O Prélude à l’après-midi d’un faune, concluído em 1894, foi a primeira grande obra orquestral de Debussy. Inspirado no poema homônimo de Stéphane Mallarmé, tornou-se posteriormente a base para o célebre balé de Vaslav Nijinsky, apresentado em Paris em 1912.
Musicalmente, a obra nasce quase do silêncio. O motivo inicial, confiado à flauta solo, parece emergir da ausência de som e permanece envolto em uma atmosfera de suspensão. O encarte chama atenção para a recorrência desse motivo e para o predomínio de uma dinâmica extremamente contida, frequentemente situada entre piano e pianissimo. O silêncio, portanto, não é simples ausência: transforma-se em elemento estrutural da música.
A dimensão sensual da obra tornou-se particularmente evidente na coreografia de Nijinsky. A estreia do balé, em 29 de maio de 1912, provocou controvérsia justamente pela maneira como o coreógrafo traduziu em movimentos a atmosfera erótica do poema de Mallarmé.
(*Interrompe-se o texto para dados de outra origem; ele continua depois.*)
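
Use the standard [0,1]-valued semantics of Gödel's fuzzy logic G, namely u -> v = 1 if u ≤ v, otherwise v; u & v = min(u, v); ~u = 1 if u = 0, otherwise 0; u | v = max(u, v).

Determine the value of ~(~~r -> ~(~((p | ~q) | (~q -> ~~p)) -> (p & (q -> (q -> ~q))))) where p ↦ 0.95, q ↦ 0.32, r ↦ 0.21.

~r: Gödel ¬ of 0.21 = 0 (operand ≠ 0)
~~r: Gödel ¬ of 0 = 1 (operand is 0)
~q: Gödel ¬ of 0.32 = 0 (operand ≠ 0)
(p | ~q) = max(0.95, 0) = 0.95
~q: Gödel ¬ of 0.32 = 0 (operand ≠ 0)
~p: Gödel ¬ of 0.95 = 0 (operand ≠ 0)
~~p: Gödel ¬ of 0 = 1 (operand is 0)
(~q -> ~~p): 0 ≤ 1, so result = 1
((p | ~q) | (~q -> ~~p)) = max(0.95, 1) = 1
~((p | ~q) | (~q -> ~~p)): Gödel ¬ of 1 = 0 (operand ≠ 0)
~q: Gödel ¬ of 0.32 = 0 (operand ≠ 0)
(q -> ~q): 0.32 > 0, so result = 0
(q -> (q -> ~q)): 0.32 > 0, so result = 0
(p & (q -> (q -> ~q))) = min(0.95, 0) = 0
(~((p | ~q) | (~q -> ~~p)) -> (p & (q -> (q -> ~q)))): 0 ≤ 0, so result = 1
~(~((p | ~q) | (~q -> ~~p)) -> (p & (q -> (q -> ~q)))): Gödel ¬ of 1 = 0 (operand ≠ 0)
(~~r -> ~(~((p | ~q) | (~q -> ~~p)) -> (p & (q -> (q -> ~q))))): 1 > 0, so result = 0
~(~~r -> ~(~((p | ~q) | (~q -> ~~p)) -> (p & (q -> (q -> ~q))))): Gödel ¬ of 0 = 1 (operand is 0)

1.00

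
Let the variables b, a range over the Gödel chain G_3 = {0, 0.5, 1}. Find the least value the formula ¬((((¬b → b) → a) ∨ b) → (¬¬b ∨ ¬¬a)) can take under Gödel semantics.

The minimum is attained at b = 0, a = 0.5:
  ¬b: Gödel ¬ of 0 = 1 (operand is 0)
  (¬b → b): 1 > 0, so result = 0
  ((¬b → b) → a): 0 ≤ 0.5, so result = 1
  (((¬b → b) → a) ∨ b) = max(1, 0) = 1
  ¬b: Gödel ¬ of 0 = 1 (operand is 0)
  ¬¬b: Gödel ¬ of 1 = 0 (operand ≠ 0)
  ¬a: Gödel ¬ of 0.5 = 0 (operand ≠ 0)
  ¬¬a: Gödel ¬ of 0 = 1 (operand is 0)
  (¬¬b ∨ ¬¬a) = max(0, 1) = 1
  ((((¬b → b) → a) ∨ b) → (¬¬b ∨ ¬¬a)): 1 ≤ 1, so result = 1
  ¬((((¬b → b) → a) ∨ b) → (¬¬b ∨ ¬¬a)): Gödel ¬ of 1 = 0 (operand ≠ 0)
Checking all 9 assignments confirms none give a value below 0.00.

0.00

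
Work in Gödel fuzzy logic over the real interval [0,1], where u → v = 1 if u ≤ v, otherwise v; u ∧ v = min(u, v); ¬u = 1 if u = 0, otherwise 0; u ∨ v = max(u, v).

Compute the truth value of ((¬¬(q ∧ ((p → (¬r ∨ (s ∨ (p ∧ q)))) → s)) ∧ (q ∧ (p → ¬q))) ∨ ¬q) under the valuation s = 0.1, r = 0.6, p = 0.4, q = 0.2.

¬r: Gödel ¬ of 0.6 = 0 (operand ≠ 0)
(p ∧ q) = min(0.4, 0.2) = 0.2
(s ∨ (p ∧ q)) = max(0.1, 0.2) = 0.2
(¬r ∨ (s ∨ (p ∧ q))) = max(0, 0.2) = 0.2
(p → (¬r ∨ (s ∨ (p ∧ q)))): 0.4 > 0.2, so result = 0.2
((p → (¬r ∨ (s ∨ (p ∧ q)))) → s): 0.2 > 0.1, so result = 0.1
(q ∧ ((p → (¬r ∨ (s ∨ (p ∧ q)))) → s)) = min(0.2, 0.1) = 0.1
¬(q ∧ ((p → (¬r ∨ (s ∨ (p ∧ q)))) → s)): Gödel ¬ of 0.1 = 0 (operand ≠ 0)
¬¬(q ∧ ((p → (¬r ∨ (s ∨ (p ∧ q)))) → s)): Gödel ¬ of 0 = 1 (operand is 0)
¬q: Gödel ¬ of 0.2 = 0 (operand ≠ 0)
(p → ¬q): 0.4 > 0, so result = 0
(q ∧ (p → ¬q)) = min(0.2, 0) = 0
(¬¬(q ∧ ((p → (¬r ∨ (s ∨ (p ∧ q)))) → s)) ∧ (q ∧ (p → ¬q))) = min(1, 0) = 0
¬q: Gödel ¬ of 0.2 = 0 (operand ≠ 0)
((¬¬(q ∧ ((p → (¬r ∨ (s ∨ (p ∧ q)))) → s)) ∧ (q ∧ (p → ¬q))) ∨ ¬q) = max(0, 0) = 0

0.00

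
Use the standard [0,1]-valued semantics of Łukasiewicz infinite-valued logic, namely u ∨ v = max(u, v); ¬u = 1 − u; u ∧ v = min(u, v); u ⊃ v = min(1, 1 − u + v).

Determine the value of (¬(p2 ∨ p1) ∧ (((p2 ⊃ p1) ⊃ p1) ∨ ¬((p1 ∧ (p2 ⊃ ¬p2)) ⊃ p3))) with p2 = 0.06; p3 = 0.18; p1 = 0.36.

0.36

(p2 ∨ p1) = max(0.06, 0.36) = 0.36
¬(p2 ∨ p1): Łukasiewicz ¬ gives 1 − 0.36 = 0.64
(p2 ⊃ p1): min(1, 1 − 0.06 + 0.36) = 1
((p2 ⊃ p1) ⊃ p1): min(1, 1 − 1 + 0.36) = 0.36
¬p2: Łukasiewicz ¬ gives 1 − 0.06 = 0.94
(p2 ⊃ ¬p2): min(1, 1 − 0.06 + 0.94) = 1
(p1 ∧ (p2 ⊃ ¬p2)) = min(0.36, 1) = 0.36
((p1 ∧ (p2 ⊃ ¬p2)) ⊃ p3): min(1, 1 − 0.36 + 0.18) = 0.82
¬((p1 ∧ (p2 ⊃ ¬p2)) ⊃ p3): Łukasiewicz ¬ gives 1 − 0.82 = 0.18
(((p2 ⊃ p1) ⊃ p1) ∨ ¬((p1 ∧ (p2 ⊃ ¬p2)) ⊃ p3)) = max(0.36, 0.18) = 0.36
(¬(p2 ∨ p1) ∧ (((p2 ⊃ p1) ⊃ p1) ∨ ¬((p1 ∧ (p2 ⊃ ¬p2)) ⊃ p3))) = min(0.64, 0.36) = 0.36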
Le Martyre de Saint Sébastien, criado em 1911 a partir do mistério teatral de Gabriele D’Annunzio, apresenta uma concepção muito mais ampla de espetáculo. A obra combinava teatro, dança, canto e música, tendo Ida Rubinstein no papel de São Sebastião. O texto do encarte destaca a peculiar fusão realizada por D’Annunzio entre elementos do culto cristão a São Sebastião, a tradição grega ligada a Adônis e uma concepção estética na qual a beleza adquire dimensão quase religiosa.
Debussy trabalhou rapidamente na partitura, contando com a colaboração de André Caplet, responsável pela instrumentação e posteriormente pela preparação dos fragmentos sinfônicos para apresentação em concerto. O disco oferece justamente cinco desses fragmentos, totalizando 23min46s.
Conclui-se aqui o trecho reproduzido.